Cela faisait plusieurs jours que je voulais aller chez le coiffeur. Rien de bien compliqué, excepté une condition sine qua non : n'aller que dans un salon aux tarifs mixtes, c'est-à-dire où le/la client.e paye selon la longueur de ses cheveux, la complexité de sa coupe, l'humeur du ou de la coiffeur/se... peu importe, mais pas en fonction de son appartenance... genrée? Sexuée? Je ne saurais dire sur quoi se basent les établissements pour vous facturer à la fin. Si votre cas est "ambigu", vous demanderont-ils une carte d'identité pour trancher ? Et même si cela arrivait, l'appartenance sexuée tamponnée sur un document délivré par une administration aveugle aux nuances et aux subtilités individuelles peut-elle vraiment déterminer si vous devez payer dix-huit ou vingt-neuf euros?

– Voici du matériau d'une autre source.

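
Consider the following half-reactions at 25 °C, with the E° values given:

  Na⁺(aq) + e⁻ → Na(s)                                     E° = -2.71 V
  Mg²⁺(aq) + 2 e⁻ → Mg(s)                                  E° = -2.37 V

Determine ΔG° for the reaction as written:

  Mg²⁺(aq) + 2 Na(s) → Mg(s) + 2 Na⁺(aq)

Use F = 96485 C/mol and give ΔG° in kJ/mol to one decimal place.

-65.6 kJ/mol

As written, Mg²⁺/Mg is reduced (cathode) and Na⁺/Na is oxidised (anode), so E°cell = (-2.37) − (-2.71) = +0.34 V.
Balancing electrons gives n = 2.
ΔG° = −nFE° = −(2)(96485)(+0.34) = -65,610 J = -65.6 kJ/mol.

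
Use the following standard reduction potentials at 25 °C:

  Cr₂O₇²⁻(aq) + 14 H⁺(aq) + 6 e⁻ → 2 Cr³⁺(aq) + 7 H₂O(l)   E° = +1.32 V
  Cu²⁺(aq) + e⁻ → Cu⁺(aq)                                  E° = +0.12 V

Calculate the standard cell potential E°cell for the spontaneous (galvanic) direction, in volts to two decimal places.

The Cr₂O₇²⁻/Cr³⁺ couple has the higher reduction potential, so it is the cathode; Cu²⁺/Cu⁺ is oxidised at the anode.
E°cell = E°(cathode) − E°(anode) = (+1.32) − (+0.12) = +1.20 V.

+1.20 V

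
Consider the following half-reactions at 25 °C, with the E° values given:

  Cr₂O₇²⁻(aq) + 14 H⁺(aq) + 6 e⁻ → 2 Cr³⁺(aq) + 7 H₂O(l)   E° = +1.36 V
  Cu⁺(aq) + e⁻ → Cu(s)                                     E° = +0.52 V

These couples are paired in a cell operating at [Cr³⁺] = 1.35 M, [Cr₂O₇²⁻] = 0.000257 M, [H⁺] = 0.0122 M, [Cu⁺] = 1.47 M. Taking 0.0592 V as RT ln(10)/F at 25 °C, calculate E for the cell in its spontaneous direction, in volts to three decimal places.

Cr₂O₇²⁻/Cr³⁺ is the cathode (higher E°), Cu⁺/Cu the anode: E°cell = +1.36 − (+0.52) = +0.84 V, n = 6.
Overall: Cr₂O₇²⁻(aq) + 14 H⁺(aq) + 6 Cu(s) → 2 Cr³⁺(aq) + 7 H₂O(l) + 6 Cu⁺(aq)
Q = [Cr³⁺]^2·[Cu⁺]^6 / ([Cr₂O₇²⁻]·[H⁺]^14); log Q = 31.646.
E = E° − (0.0592/n) log Q = +0.84 − (0.0592/6)(31.646) = +0.528 V.

+0.528 V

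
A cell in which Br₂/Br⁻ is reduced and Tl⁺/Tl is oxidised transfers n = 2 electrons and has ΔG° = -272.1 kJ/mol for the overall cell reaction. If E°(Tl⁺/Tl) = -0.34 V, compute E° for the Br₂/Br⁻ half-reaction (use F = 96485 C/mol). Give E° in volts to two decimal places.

+1.07 V

E°cell = −ΔG°/(nF) = −(-272.1×10³)/((2)(96485)) = +1.410 V.
Since Br₂/Br⁻ is the cathode and Tl⁺/Tl the anode, E°cell = E°(Br₂/Br⁻) − E°(Tl⁺/Tl).
So E°(Br₂/Br⁻) = E°cell + E°(Tl⁺/Tl) = +1.410 + (-0.34) = +1.07 V.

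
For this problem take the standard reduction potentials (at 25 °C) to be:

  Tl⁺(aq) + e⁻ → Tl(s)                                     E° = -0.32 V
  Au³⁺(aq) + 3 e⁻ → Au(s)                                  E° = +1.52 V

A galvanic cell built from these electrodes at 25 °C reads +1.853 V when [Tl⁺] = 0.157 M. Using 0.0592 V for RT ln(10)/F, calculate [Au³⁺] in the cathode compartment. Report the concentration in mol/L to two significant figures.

Au³⁺/Au is the cathode, Tl⁺/Tl the anode: E°cell = +1.84 V, n = 3.
Overall reaction: Au³⁺(aq) + 3 Tl(s) → Au(s) + 3 Tl⁺(aq); Q = [Tl⁺]^3/[Au³⁺]^1.
From E = E° − (0.0592/n) log Q: log Q = (E° − E)·n/0.0592 = (+1.84 − (+1.853))·3/0.0592 = -0.6588.
So 1·log[Au³⁺] = 3·log(0.157) − log Q = -2.4123 − (-0.6588) = -1.7535; [Au³⁺] = 10^(-1.7535) ≈ 0.018 M.

0.018 M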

Ne trouvant aucun établissement satisfaisant mon critère, j'ai donc adopté une stratégie plus radicale. C'est avec un mélange d'appréhension et d'excitation qu'ainsi travestie je me suis assise face au miroir. En dépit de la peur d'être démasquée, je me contemplais avec délectation, étant la même que d'ordinaire et totalement différente pour les autres. Tout avait changé : le ton que prenait la coiffeuse pour s'adresser à moi, la façon dont elle s'occupait de moi, et même les instruments qu'elle utilisait pour me couper les cheveux. L'angoisse a refait surface quand il a fallu aller payer au comptoir. J'étais presque persuadée que la coiffeuse avait été dupe. Qu'allais-je faire si la machine indiquait vingt-neuf et non dix-huit euros? Aurais-je le courage de protester et clamer ma fausse identité?

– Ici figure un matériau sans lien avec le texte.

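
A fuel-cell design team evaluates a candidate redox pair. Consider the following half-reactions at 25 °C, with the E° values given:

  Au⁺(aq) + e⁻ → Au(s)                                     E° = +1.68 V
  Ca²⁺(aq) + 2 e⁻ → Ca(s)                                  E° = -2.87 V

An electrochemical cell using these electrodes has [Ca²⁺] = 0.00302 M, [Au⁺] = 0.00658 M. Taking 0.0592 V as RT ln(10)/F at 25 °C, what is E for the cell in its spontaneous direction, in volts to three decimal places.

Au⁺/Au is the cathode (higher E°), Ca²⁺/Ca the anode: E°cell = +1.68 − (-2.87) = +4.55 V, n = 2.
Overall: 2 Au⁺(aq) + Ca(s) → 2 Au(s) + Ca²⁺(aq)
Q = [Ca²⁺] / ([Au⁺]^2); log Q = 1.844.
E = E° − (0.0592/n) log Q = +4.55 − (0.0592/2)(1.844) = +4.495 V.

+4.495 V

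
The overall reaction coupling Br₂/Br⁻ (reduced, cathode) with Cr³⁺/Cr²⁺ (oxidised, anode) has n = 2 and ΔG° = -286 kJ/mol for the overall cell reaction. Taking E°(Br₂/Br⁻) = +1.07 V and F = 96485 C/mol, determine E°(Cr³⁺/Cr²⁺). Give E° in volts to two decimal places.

E°cell = −ΔG°/(nF) = −(-286×10³)/((2)(96485)) = +1.482 V.
Since Br₂/Br⁻ is the cathode and Cr³⁺/Cr²⁺ the anode, E°cell = E°(Br₂/Br⁻) − E°(Cr³⁺/Cr²⁺).
So E°(Cr³⁺/Cr²⁺) = E°(Br₂/Br⁻) − E°cell = (+1.07) − (+1.482) = -0.41 V.

-0.41 V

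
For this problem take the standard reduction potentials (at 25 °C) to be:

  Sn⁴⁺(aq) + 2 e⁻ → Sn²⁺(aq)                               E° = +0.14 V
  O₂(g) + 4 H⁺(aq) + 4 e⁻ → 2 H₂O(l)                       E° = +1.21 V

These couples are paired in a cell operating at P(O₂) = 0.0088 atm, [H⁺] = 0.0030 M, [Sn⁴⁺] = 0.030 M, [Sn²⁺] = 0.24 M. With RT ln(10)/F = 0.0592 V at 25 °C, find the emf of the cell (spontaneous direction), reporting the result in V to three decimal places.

O₂/H₂O is the cathode (higher E°), Sn⁴⁺/Sn²⁺ the anode: E°cell = +1.21 − (+0.14) = +1.07 V, n = 4.
Overall: O₂(g) + 4 H⁺(aq) + 2 Sn²⁺(aq) → 2 H₂O(l) + 2 Sn⁴⁺(aq)
Q = [Sn⁴⁺]^2 / (P(O₂)·[H⁺]^4·[Sn²⁺]^2); log Q = 10.341.
E = E° − (0.0592/n) log Q = +1.07 − (0.0592/4)(10.341) = +0.917 V.

+0.917 V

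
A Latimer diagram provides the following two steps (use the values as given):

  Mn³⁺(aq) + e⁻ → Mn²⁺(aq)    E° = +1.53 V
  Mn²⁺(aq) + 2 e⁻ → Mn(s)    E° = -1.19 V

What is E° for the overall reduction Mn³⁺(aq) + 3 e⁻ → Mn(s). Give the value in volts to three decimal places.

-0.283 V

Since ΔG° = −nFE° is additive over sequential reductions, n₃E°₃ = n₁E°₁ + n₂E°₂.
E°₃ = (1×+1.53 + 2×-1.19) / 3 = (-0.850) / 3 = -0.283 V.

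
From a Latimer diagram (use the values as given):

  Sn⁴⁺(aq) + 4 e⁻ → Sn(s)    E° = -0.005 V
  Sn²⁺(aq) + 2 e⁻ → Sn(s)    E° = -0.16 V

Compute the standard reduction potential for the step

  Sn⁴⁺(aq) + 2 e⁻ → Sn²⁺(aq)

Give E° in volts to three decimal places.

Sequential free energies add, so n₃E°₃ = n₁E°₁ + n₂E°₂.
With n₃ = 4, and the known step contributing 2×(-0.16) V, the unknown satisfies 2·E° = 4×(-0.005) − 2×(-0.16) = +0.300.
E° = +0.300 / 2 = +0.150 V.

+0.150 V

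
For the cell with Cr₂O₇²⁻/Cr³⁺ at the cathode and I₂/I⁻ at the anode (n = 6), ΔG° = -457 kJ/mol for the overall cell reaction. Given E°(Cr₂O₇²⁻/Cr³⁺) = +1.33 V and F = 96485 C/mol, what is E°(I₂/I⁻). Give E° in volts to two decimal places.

+0.54 V

E°cell = −ΔG°/(nF) = −(-457×10³)/((6)(96485)) = +0.789 V.
Since Cr₂O₇²⁻/Cr³⁺ is the cathode and I₂/I⁻ the anode, E°cell = E°(Cr₂O₇²⁻/Cr³⁺) − E°(I₂/I⁻).
So E°(I₂/I⁻) = E°(Cr₂O₇²⁻/Cr³⁺) − E°cell = (+1.33) − (+0.789) = +0.54 V.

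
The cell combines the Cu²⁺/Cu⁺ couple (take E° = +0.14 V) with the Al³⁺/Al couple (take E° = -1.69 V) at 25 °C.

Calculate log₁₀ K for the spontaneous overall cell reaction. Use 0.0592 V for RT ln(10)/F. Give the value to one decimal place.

92.7

Cathode: Cu²⁺/Cu⁺; anode: Al³⁺/Al. E°cell = +1.83 V, n = 3.
log K = nE°cell / 0.0592 = (3)(+1.83) / 0.0592 = 92.7.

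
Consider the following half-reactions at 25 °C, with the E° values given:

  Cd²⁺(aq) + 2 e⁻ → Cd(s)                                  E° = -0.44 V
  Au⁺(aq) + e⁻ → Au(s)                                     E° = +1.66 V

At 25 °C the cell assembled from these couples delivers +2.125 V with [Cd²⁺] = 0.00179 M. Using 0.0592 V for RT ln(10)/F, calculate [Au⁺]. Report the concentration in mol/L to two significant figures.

Au⁺/Au is the cathode, Cd²⁺/Cd the anode: E°cell = +2.10 V, n = 2.
Overall reaction: 2 Au⁺(aq) + Cd(s) → 2 Au(s) + Cd²⁺(aq); Q = [Cd²⁺]^1/[Au⁺]^2.
From E = E° − (0.0592/n) log Q: log Q = (E° − E)·n/0.0592 = (+2.10 − (+2.125))·2/0.0592 = -0.8446.
So 2·log[Au⁺] = 1·log(0.00179) − log Q = -2.7471 − (-0.8446) = -1.9025; log[Au⁺] = -1.9025 / 2 = -0.9513; [Au⁺] = 10^(-0.9513) ≈ 0.11 M.

0.11 M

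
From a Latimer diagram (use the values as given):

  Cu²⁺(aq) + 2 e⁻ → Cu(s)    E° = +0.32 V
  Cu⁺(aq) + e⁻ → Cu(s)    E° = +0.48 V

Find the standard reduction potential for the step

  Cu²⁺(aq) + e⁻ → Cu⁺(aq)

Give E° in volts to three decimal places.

+0.160 V

Sequential free energies add, so n₃E°₃ = n₁E°₁ + n₂E°₂.
With n₃ = 2, and the known step contributing 1×(+0.48) V, the unknown satisfies 1·E° = 2×(+0.32) − 1×(+0.48) = +0.160.
E° = +0.160 / 1 = +0.160 V.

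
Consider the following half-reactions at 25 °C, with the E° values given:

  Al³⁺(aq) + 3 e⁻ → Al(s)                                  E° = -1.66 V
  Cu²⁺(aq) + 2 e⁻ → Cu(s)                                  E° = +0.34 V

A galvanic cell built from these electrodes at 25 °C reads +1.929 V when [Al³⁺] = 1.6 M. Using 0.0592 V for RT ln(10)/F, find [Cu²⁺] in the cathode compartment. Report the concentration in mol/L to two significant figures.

Cu²⁺/Cu is the cathode, Al³⁺/Al the anode: E°cell = +2.00 V, n = 6.
Overall reaction: 3 Cu²⁺(aq) + 2 Al(s) → 3 Cu(s) + 2 Al³⁺(aq); Q = [Al³⁺]^2/[Cu²⁺]^3.
From E = E° − (0.0592/n) log Q: log Q = (E° − E)·n/0.0592 = (+2.00 − (+1.929))·6/0.0592 = 7.1959.
So 3·log[Cu²⁺] = 2·log(1.6) − log Q = 0.4082 − (7.1959) = -6.7877; log[Cu²⁺] = -6.7877 / 3 = -2.2626; [Cu²⁺] = 10^(-2.2626) ≈ 0.0055 M.

0.0055 M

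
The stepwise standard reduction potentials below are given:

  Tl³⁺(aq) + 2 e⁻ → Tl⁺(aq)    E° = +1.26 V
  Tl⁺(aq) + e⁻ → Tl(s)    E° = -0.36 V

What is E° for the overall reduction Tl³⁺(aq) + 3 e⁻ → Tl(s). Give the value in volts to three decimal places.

Standard free energies of sequential steps add: ΔG°₃ = ΔG°₁ + ΔG°₂, so n₃E°₃ = n₁E°₁ + n₂E°₂.
E°₃ = (2×+1.26 + 1×-0.36) / 3 = (+2.160) / 3 = +0.720 V.

+0.720 V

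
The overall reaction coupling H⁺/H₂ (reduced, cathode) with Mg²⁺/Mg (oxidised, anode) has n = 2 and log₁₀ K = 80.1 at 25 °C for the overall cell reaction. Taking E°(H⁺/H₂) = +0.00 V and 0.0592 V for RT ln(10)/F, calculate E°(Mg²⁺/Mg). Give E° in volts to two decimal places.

-2.37 V

E°cell = (0.0592/n)·log K = (0.0592/2)(80.1) = +2.371 V.
Since H⁺/H₂ is the cathode and Mg²⁺/Mg the anode, E°cell = E°(H⁺/H₂) − E°(Mg²⁺/Mg).
So E°(Mg²⁺/Mg) = E°(H⁺/H₂) − E°cell = (+0.00) − (+2.371) = -2.37 V.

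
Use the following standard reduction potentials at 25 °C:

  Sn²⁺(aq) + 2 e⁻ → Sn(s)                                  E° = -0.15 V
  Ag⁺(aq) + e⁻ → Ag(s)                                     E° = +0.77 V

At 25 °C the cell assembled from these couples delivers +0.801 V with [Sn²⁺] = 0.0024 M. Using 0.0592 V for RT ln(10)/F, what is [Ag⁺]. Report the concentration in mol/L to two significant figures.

Ag⁺/Ag is the cathode, Sn²⁺/Sn the anode: E°cell = +0.92 V, n = 2.
Overall reaction: 2 Ag⁺(aq) + Sn(s) → 2 Ag(s) + Sn²⁺(aq); Q = [Sn²⁺]^1/[Ag⁺]^2.
From E = E° − (0.0592/n) log Q: log Q = (E° − E)·n/0.0592 = (+0.92 − (+0.801))·2/0.0592 = 4.0203.
So 2·log[Ag⁺] = 1·log(0.0024) − log Q = -2.6198 − (4.0203) = -6.6401; log[Ag⁺] = -6.6401 / 2 = -3.3201; [Ag⁺] = 10^(-3.3201) ≈ 0.00048 M.

0.00048 M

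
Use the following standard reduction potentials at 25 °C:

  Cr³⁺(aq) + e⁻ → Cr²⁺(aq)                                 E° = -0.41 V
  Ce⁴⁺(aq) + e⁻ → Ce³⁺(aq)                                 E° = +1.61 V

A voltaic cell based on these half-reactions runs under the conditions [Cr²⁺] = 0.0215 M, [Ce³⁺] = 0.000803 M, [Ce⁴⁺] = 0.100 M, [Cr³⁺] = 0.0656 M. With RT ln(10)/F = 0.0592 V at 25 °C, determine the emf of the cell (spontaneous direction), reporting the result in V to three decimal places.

+2.115 V

Ce⁴⁺/Ce³⁺ is the cathode (higher E°), Cr³⁺/Cr²⁺ the anode: E°cell = +1.61 − (-0.41) = +2.02 V, n = 1.
Overall: Ce⁴⁺(aq) + Cr²⁺(aq) → Ce³⁺(aq) + Cr³⁺(aq)
Q = [Ce³⁺]·[Cr³⁺] / ([Ce⁴⁺]·[Cr²⁺]); log Q = -1.611.
E = E° − (0.0592/n) log Q = +2.02 − (0.0592/1)(-1.611) = +2.115 V.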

Je suis sortie. J'avais payé dix-huit euros; mes cheveux et ma carte bleue se portaient à merveille. J'avais un sale goût dans la bouche, un drôle de poids sur la conscience.

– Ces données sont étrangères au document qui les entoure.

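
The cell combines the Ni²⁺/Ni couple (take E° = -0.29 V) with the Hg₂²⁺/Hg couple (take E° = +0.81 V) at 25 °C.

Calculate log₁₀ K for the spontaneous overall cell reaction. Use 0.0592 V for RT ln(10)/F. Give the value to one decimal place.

Cathode: Hg₂²⁺/Hg; anode: Ni²⁺/Ni. E°cell = +1.10 V, n = 2.
log K = nE°cell / 0.0592 = (2)(+1.10) / 0.0592 = 37.2.

37.2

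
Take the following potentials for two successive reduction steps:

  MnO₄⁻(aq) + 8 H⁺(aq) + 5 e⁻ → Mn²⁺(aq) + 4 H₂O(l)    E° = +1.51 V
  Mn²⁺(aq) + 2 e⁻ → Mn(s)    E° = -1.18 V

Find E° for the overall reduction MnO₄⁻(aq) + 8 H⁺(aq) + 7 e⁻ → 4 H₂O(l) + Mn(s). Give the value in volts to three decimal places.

+0.741 V

Since ΔG° = −nFE° is additive over sequential reductions, n₃E°₃ = n₁E°₁ + n₂E°₂.
E°₃ = (5×+1.51 + 2×-1.18) / 7 = (+5.190) / 7 = +0.741 V.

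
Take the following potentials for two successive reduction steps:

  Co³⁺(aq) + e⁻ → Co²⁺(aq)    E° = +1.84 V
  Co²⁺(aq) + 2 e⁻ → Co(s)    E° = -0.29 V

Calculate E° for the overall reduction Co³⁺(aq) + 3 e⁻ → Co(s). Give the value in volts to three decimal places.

+0.420 V

Since ΔG° = −nFE° is additive over sequential reductions, n₃E°₃ = n₁E°₁ + n₂E°₂.
E°₃ = (1×+1.84 + 2×-0.29) / 3 = (+1.260) / 3 = +0.420 V.
E° values themselves are not directly additive — weighting by electron count is essential.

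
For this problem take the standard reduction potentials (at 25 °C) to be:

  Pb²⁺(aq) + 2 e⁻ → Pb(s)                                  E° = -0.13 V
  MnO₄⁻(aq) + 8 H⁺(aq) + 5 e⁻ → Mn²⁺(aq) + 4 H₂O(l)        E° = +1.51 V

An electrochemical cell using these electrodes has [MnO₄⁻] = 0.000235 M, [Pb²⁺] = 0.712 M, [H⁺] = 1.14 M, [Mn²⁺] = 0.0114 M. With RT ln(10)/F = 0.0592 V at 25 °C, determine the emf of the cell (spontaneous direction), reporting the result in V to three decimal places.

+1.630 V

MnO₄⁻/Mn²⁺ is the cathode (higher E°), Pb²⁺/Pb the anode: E°cell = +1.51 − (-0.13) = +1.64 V, n = 10.
Overall: 2 MnO₄⁻(aq) + 16 H⁺(aq) + 5 Pb(s) → 2 Mn²⁺(aq) + 8 H₂O(l) + 5 Pb²⁺(aq)
Q = [Mn²⁺]^2·[Pb²⁺]^5 / ([MnO₄⁻]^2·[H⁺]^16); log Q = 1.724.
E = E° − (0.0592/n) log Q = +1.64 − (0.0592/10)(1.724) = +1.630 V.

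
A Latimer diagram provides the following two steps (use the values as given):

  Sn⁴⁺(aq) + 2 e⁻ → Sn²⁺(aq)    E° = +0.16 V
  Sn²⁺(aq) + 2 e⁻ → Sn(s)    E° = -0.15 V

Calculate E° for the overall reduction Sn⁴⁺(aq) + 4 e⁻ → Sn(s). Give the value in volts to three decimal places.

Standard free energies of sequential steps add: ΔG°₃ = ΔG°₁ + ΔG°₂, so n₃E°₃ = n₁E°₁ + n₂E°₂.
E°₃ = (2×+0.16 + 2×-0.15) / 4 = (+0.020) / 4 = +0.005 V.

+0.005 V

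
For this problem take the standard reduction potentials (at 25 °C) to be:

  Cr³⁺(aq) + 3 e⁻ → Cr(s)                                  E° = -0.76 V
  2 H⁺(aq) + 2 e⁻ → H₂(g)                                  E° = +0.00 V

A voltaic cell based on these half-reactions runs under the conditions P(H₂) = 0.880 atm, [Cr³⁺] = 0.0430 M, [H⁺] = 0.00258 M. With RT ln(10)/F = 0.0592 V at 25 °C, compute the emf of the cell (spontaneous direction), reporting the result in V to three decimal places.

H⁺/H₂ is the cathode (higher E°), Cr³⁺/Cr the anode: E°cell = +0.00 − (-0.76) = +0.76 V, n = 6.
Overall: 6 H⁺(aq) + 2 Cr(s) → 3 H₂(g) + 2 Cr³⁺(aq)
Q = P(H₂)^3·[Cr³⁺]^2 / ([H⁺]^6); log Q = 12.631.
E = E° − (0.0592/n) log Q = +0.76 − (0.0592/6)(12.631) = +0.635 V.

+0.635 V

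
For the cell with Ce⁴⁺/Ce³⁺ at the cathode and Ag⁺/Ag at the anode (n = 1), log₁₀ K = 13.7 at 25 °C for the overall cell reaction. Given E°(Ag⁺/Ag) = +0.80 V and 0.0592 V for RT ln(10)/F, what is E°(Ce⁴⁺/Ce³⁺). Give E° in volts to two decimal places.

E°cell = (0.0592/n)·log K = (0.0592/1)(13.7) = +0.811 V.
Since Ce⁴⁺/Ce³⁺ is the cathode and Ag⁺/Ag the anode, E°cell = E°(Ce⁴⁺/Ce³⁺) − E°(Ag⁺/Ag).
So E°(Ce⁴⁺/Ce³⁺) = E°cell + E°(Ag⁺/Ag) = +0.811 + (+0.80) = +1.61 V.

+1.61 V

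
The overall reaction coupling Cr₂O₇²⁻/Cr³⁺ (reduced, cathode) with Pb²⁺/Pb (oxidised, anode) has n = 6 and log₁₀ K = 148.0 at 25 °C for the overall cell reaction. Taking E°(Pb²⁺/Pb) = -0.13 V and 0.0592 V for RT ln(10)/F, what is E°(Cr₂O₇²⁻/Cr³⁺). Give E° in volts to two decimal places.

E°cell = (0.0592/n)·log K = (0.0592/6)(148.0) = +1.460 V.
Since Cr₂O₇²⁻/Cr³⁺ is the cathode and Pb²⁺/Pb the anode, E°cell = E°(Cr₂O₇²⁻/Cr³⁺) − E°(Pb²⁺/Pb).
So E°(Cr₂O₇²⁻/Cr³⁺) = E°cell + E°(Pb²⁺/Pb) = +1.460 + (-0.13) = +1.33 V.

+1.33 V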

Malgré toutes mes convictions égalitariste, féministe ou universaliste, j'avais renoncé à mes principes pour endosser le rôle, bien commode dans notre société patriarcale, du genre masculin. Je n'ai pourtant pas l'habitude de considérer ma féminité comme un problème, ni la masculinité comme une solution. Mon style vestimentaire ne revendique habituellement ni l'une ni l'autre. Mais aujourd'hui, en voulant transgresser cette binarité normative, je n'ai fait que la renforcer et l'approuver en en adoptant les codes. Je ne sais pas ce qui est le plus affligeant : que j'aie renoncé à ce que j'ai toujours défendu, à savoir mon droit, en tant que personne du sexe féminin, à bénéficier du même traitement que les hommes, ou que, pour me travestir, je sois moi-même tombée dans de tels clichés de la masculinité.

Ce ne sont pas seulement les discriminations quotidiennes auxquelles se heurtent les femmes dont j'ai brusquement pris conscience, mais, bien plus frustrant, l'immense difficulté d'accomplir un acte réellement subversif. Les carcans sociaux ont toujours un coup d'avance, et dans cette partie, je n'avais été que le fou qu'on sacrifie pour sauver le roi.